Following his retirement, plaintiff started a private investigative business. However, after Ewell (in his position as City Manager) told one of plaintiff’s clients that she “ ‘could do better’ ” than plaintiff’s services, that client terminated her contract with plaintiff.

On 22 November 1999, plaintiff filed a complaint in Durham County Superior Court alleging two federal claims under Title 42, Section 1981 and Section 1983 of the United States Code, as well as the first six state law claims previously mentioned against the City and against McNeil, Powell, and Ewell individually and in their official capacity. Defendants removed the action to the United States District Court for the Middle District of North Carolina. Thereafter, defendants filed a motion to dismiss plaintiff’s action. On 29 November 2000, the middle district court dismissed plaintiff’s federal claims, and after declining to exercise supplemental jurisdiction over *225 plaintiff’s state law claims, dismissed those claims without prejudice. Plaintiff did not appeal the judgment.

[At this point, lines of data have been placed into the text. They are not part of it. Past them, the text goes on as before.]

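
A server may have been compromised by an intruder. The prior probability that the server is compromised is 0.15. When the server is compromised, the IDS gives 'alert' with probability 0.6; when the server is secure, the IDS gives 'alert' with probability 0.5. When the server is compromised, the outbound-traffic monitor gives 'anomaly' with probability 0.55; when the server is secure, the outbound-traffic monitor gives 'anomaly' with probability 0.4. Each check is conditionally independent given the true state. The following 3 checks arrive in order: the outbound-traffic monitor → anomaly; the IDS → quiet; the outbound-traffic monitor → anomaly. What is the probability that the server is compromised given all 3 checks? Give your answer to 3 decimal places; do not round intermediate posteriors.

After the outbound-traffic monitor='anomaly': P(compromised) = 0.55·0.1500 / (0.55·0.1500 + 0.4·0.8500) ≈ 0.1953
After the IDS='quiet': P(compromised) = 0.4·0.1953 / (0.4·0.1953 + 0.5·0.8047) ≈ 0.1626
After the outbound-traffic monitor='anomaly': P(compromised) = 0.55·0.1626 / (0.55·0.1626 + 0.4·0.8374) ≈ 0.2107

0.211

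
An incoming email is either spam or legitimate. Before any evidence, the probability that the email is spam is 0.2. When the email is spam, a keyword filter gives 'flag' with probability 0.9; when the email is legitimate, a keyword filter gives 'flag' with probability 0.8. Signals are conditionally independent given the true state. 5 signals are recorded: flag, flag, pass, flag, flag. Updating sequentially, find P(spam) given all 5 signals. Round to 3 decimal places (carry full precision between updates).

After 'flag': P(spam) = 0.9·0.2000 / (0.9·0.2000 + 0.8·0.8000) ≈ 0.2195
After 'flag': P(spam) = 0.9·0.2195 / (0.9·0.2195 + 0.8·0.7805) ≈ 0.2404
After 'pass': P(spam) = 0.1·0.2404 / (0.1·0.2404 + 0.2·0.7596) ≈ 0.1366
After 'flag': P(spam) = 0.9·0.1366 / (0.9·0.1366 + 0.8·0.8634) ≈ 0.1511
After 'flag': P(spam) = 0.9·0.1511 / (0.9·0.1511 + 0.8·0.8489) ≈ 0.1668

0.167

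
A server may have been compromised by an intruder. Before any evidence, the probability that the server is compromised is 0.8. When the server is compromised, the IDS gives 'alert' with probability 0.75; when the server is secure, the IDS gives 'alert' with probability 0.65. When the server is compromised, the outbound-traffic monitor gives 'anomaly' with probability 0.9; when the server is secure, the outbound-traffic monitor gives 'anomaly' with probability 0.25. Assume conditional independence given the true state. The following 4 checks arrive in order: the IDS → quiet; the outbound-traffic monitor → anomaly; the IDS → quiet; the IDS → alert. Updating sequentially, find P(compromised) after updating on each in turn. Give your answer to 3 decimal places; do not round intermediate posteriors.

After the IDS='quiet': P(compromised) = 0.25·0.8000 / (0.25·0.8000 + 0.35·0.2000) ≈ 0.7407
After the outbound-traffic monitor='anomaly': P(compromised) = 0.9·0.7407 / (0.9·0.7407 + 0.25·0.2593) ≈ 0.9114
After the IDS='quiet': P(compromised) = 0.25·0.9114 / (0.25·0.9114 + 0.35·0.0886) ≈ 0.8802
After the IDS='alert': P(compromised) = 0.75·0.8802 / (0.75·0.8802 + 0.65·0.1198) ≈ 0.8945

0.894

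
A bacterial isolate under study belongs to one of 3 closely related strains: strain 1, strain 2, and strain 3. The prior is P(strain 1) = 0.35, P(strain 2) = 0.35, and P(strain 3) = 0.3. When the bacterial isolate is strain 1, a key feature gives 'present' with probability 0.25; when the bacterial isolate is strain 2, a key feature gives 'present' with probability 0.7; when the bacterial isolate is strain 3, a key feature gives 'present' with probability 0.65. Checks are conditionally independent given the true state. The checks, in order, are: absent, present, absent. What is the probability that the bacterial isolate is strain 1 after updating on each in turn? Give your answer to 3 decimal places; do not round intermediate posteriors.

After 'absent': normaliser = 0.75·0.3500 + 0.3·0.3500 + 0.35·0.3000; P(strain 1) ≈ 0.5556, P(strain 2) ≈ 0.2222, P(strain 3) ≈ 0.2222
After 'present': normaliser = 0.25·0.5556 + 0.7·0.2222 + 0.65·0.2222; P(strain 1) ≈ 0.3165, P(strain 2) ≈ 0.3544, P(strain 3) ≈ 0.3291
After 'absent': normaliser = 0.75·0.3165 + 0.3·0.3544 + 0.35·0.3291; P(strain 1) ≈ 0.5172, P(strain 2) ≈ 0.2317, P(strain 3) ≈ 0.2510

0.517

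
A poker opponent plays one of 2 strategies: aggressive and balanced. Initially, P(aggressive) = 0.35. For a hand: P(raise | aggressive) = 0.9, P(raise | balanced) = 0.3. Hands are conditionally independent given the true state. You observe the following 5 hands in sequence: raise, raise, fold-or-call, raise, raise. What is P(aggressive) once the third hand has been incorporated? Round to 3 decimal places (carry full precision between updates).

0.409

After 'raise': P(aggressive) = 0.9·0.3500 / (0.9·0.3500 + 0.3·0.6500) ≈ 0.6176
After 'raise': P(aggressive) = 0.9·0.6176 / (0.9·0.6176 + 0.3·0.3824) ≈ 0.8289
After 'fold-or-call': P(aggressive) = 0.1·0.8289 / (0.1·0.8289 + 0.7·0.1711) ≈ 0.4091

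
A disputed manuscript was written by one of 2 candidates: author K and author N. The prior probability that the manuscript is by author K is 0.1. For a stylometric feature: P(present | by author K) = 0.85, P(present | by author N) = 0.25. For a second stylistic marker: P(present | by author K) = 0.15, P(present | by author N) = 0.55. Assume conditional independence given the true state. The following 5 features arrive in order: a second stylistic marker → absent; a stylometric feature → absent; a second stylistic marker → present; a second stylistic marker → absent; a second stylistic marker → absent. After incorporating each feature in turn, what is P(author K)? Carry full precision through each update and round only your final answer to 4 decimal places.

After a second stylistic marker='absent': P(author K) = 0.85·0.1000 / (0.85·0.1000 + 0.45·0.9000) ≈ 0.1735
After a stylometric feature='absent': P(author K) = 0.15·0.1735 / (0.15·0.1735 + 0.75·0.8265) ≈ 0.0403
After a second stylistic marker='present': P(author K) = 0.15·0.0403 / (0.15·0.0403 + 0.55·0.9597) ≈ 0.0113
After a second stylistic marker='absent': P(author K) = 0.85·0.0113 / (0.85·0.0113 + 0.45·0.9887) ≈ 0.0212
After a second stylistic marker='absent': P(author K) = 0.85·0.0212 / (0.85·0.0212 + 0.45·0.9788) ≈ 0.0392

0.0392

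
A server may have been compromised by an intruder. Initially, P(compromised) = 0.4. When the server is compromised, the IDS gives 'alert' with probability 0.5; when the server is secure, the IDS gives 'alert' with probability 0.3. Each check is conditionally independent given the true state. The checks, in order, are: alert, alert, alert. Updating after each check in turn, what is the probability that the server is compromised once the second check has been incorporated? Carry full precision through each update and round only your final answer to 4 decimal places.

0.6494

Each posterior becomes the prior for the next update.
After 'alert': P(compromised) = 0.5·0.4000 / (0.5·0.4000 + 0.3·0.6000) ≈ 0.5263
After 'alert': P(compromised) = 0.5·0.5263 / (0.5·0.5263 + 0.3·0.4737) ≈ 0.6494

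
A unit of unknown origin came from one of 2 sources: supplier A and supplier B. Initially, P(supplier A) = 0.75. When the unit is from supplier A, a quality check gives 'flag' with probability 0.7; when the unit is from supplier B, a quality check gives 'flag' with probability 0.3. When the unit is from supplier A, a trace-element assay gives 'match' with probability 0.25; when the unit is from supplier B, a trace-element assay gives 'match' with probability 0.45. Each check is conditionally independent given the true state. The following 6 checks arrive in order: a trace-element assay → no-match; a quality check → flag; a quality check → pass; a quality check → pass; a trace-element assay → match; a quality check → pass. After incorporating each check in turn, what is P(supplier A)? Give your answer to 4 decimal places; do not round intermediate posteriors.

After a trace-element assay='no-match': P(supplier A) = 0.75·0.7500 / (0.75·0.7500 + 0.55·0.2500) ≈ 0.8036
After a quality check='flag': P(supplier A) = 0.7·0.8036 / (0.7·0.8036 + 0.3·0.1964) ≈ 0.9052
After a quality check='pass': P(supplier A) = 0.3·0.9052 / (0.3·0.9052 + 0.7·0.0948) ≈ 0.8036
After a quality check='pass': P(supplier A) = 0.3·0.8036 / (0.3·0.8036 + 0.7·0.1964) ≈ 0.6368
After a trace-element assay='match': P(supplier A) = 0.25·0.6368 / (0.25·0.6368 + 0.45·0.3632) ≈ 0.4934
After a quality check='pass': P(supplier A) = 0.3·0.4934 / (0.3·0.4934 + 0.7·0.5066) ≈ 0.2945

0.2945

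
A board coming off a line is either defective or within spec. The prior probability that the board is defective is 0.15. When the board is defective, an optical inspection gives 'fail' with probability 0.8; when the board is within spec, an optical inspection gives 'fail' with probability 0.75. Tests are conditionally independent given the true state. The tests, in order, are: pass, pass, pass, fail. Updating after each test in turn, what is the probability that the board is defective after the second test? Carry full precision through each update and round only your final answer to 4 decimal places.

0.1015

After 'pass': P(defective) = 0.2·0.1500 / (0.2·0.1500 + 0.25·0.8500) ≈ 0.1237
After 'pass': P(defective) = 0.2·0.1237 / (0.2·0.1237 + 0.25·0.8763) ≈ 0.1015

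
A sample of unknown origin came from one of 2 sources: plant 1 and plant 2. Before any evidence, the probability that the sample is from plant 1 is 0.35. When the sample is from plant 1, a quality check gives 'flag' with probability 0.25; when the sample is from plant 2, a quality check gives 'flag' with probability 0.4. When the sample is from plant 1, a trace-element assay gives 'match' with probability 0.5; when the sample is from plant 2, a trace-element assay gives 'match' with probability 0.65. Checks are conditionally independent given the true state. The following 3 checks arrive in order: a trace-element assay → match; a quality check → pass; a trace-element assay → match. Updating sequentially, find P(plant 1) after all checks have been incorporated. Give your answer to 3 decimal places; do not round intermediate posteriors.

After a trace-element assay='match': P(plant 1) = 0.5·0.3500 / (0.5·0.3500 + 0.65·0.6500) ≈ 0.2929
After a quality check='pass': P(plant 1) = 0.75·0.2929 / (0.75·0.2929 + 0.6·0.7071) ≈ 0.3411
After a trace-element assay='match': P(plant 1) = 0.5·0.3411 / (0.5·0.3411 + 0.65·0.6589) ≈ 0.2848

0.285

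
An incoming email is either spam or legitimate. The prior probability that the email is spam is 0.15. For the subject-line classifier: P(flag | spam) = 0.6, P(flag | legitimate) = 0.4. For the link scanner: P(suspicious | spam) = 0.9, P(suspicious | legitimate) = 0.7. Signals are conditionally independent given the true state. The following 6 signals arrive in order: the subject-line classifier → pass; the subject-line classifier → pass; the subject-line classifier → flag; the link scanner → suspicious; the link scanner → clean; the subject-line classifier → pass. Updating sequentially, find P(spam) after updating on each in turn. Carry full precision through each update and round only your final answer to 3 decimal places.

0.033

After the subject-line classifier='pass': P(spam) = 0.4·0.1500 / (0.4·0.1500 + 0.6·0.8500) ≈ 0.1053
After the subject-line classifier='pass': P(spam) = 0.4·0.1053 / (0.4·0.1053 + 0.6·0.8947) ≈ 0.0727
After the subject-line classifier='flag': P(spam) = 0.6·0.0727 / (0.6·0.0727 + 0.4·0.9273) ≈ 0.1053
After the link scanner='suspicious': P(spam) = 0.9·0.1053 / (0.9·0.1053 + 0.7·0.8947) ≈ 0.1314
After the link scanner='clean': P(spam) = 0.1·0.1314 / (0.1·0.1314 + 0.3·0.8686) ≈ 0.0480
After the subject-line classifier='pass': P(spam) = 0.4·0.0480 / (0.4·0.0480 + 0.6·0.9520) ≈ 0.0325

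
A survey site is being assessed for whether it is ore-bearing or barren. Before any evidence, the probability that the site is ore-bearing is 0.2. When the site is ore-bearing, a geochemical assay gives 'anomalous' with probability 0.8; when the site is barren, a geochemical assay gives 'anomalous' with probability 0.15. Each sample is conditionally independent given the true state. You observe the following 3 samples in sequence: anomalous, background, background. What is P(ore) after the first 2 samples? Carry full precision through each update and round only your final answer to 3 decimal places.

Apply Bayes' rule sequentially, carrying P(ore) forward.
After 'anomalous': P(ore) = 0.8·0.2000 / (0.8·0.2000 + 0.15·0.8000) ≈ 0.5714
After 'background': P(ore) = 0.2·0.5714 / (0.2·0.5714 + 0.85·0.4286) ≈ 0.2388

0.239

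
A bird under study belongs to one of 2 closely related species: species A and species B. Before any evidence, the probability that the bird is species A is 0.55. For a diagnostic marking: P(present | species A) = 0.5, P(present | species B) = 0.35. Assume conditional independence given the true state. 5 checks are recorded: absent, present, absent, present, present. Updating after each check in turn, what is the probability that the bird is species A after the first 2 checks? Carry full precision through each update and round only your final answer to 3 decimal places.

Each posterior becomes the prior for the next update.
After 'absent': P(species A) = 0.5·0.5500 / (0.5·0.5500 + 0.65·0.4500) ≈ 0.4846
After 'present': P(species A) = 0.5·0.4846 / (0.5·0.4846 + 0.35·0.5154) ≈ 0.5732

0.573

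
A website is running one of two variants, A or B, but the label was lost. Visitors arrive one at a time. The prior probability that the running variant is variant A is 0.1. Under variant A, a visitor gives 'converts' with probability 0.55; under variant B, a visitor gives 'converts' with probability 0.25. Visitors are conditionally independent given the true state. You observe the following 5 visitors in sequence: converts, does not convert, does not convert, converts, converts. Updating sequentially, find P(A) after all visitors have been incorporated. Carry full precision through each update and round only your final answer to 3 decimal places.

0.299

Apply Bayes' rule sequentially, carrying P(A) forward.
After 'converts': P(A) = 0.55·0.1000 / (0.55·0.1000 + 0.25·0.9000) ≈ 0.1964
After 'does not convert': P(A) = 0.45·0.1964 / (0.45·0.1964 + 0.75·0.8036) ≈ 0.1279
After 'does not convert': P(A) = 0.45·0.1279 / (0.45·0.1279 + 0.75·0.8721) ≈ 0.0809
After 'converts': P(A) = 0.55·0.0809 / (0.55·0.0809 + 0.25·0.9191) ≈ 0.1622
After 'converts': P(A) = 0.55·0.1622 / (0.55·0.1622 + 0.25·0.8378) ≈ 0.2987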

Plaintiff reasserted his state law claims on 29 December 2000 in another complaint filed in Durham County Superior Court. In support of these claims, plaintiffs complaint contained all of the allegations previously mentioned, as well as allegations that (1) the work conditions created by McNeil forced him into retirement, (2) the City and Powell negligently promoted, supervised, and retained McNeil as Chief of Police despite having knowledge of his actions, and (3) Ewell induced a client to terminate her contract with plaintiff’s private investigative business. The complaint further alleged that the City had waived its governmental immunity by purchasing liability insurance.

On 12 April 2001, defendants filed a motion seeking dismissal of plaintiff’s first six claims pursuant to Rule 12(b)(6) or, in the alternative, pursuant to Rule 56 of the North Carolina Rules of Civil Procedure. In support of their motion, defendants submitted a certified copy of the order and judgment from the middle district court and the affidavit of Laura W. Henderson (“Henderson”), an employee of the City who was familiar with the City’s insurance policies. In her affidavit, Henderson stated that the City had no liability insurance that provided coverage for any of the matters alleged by plaintiff in his complaint.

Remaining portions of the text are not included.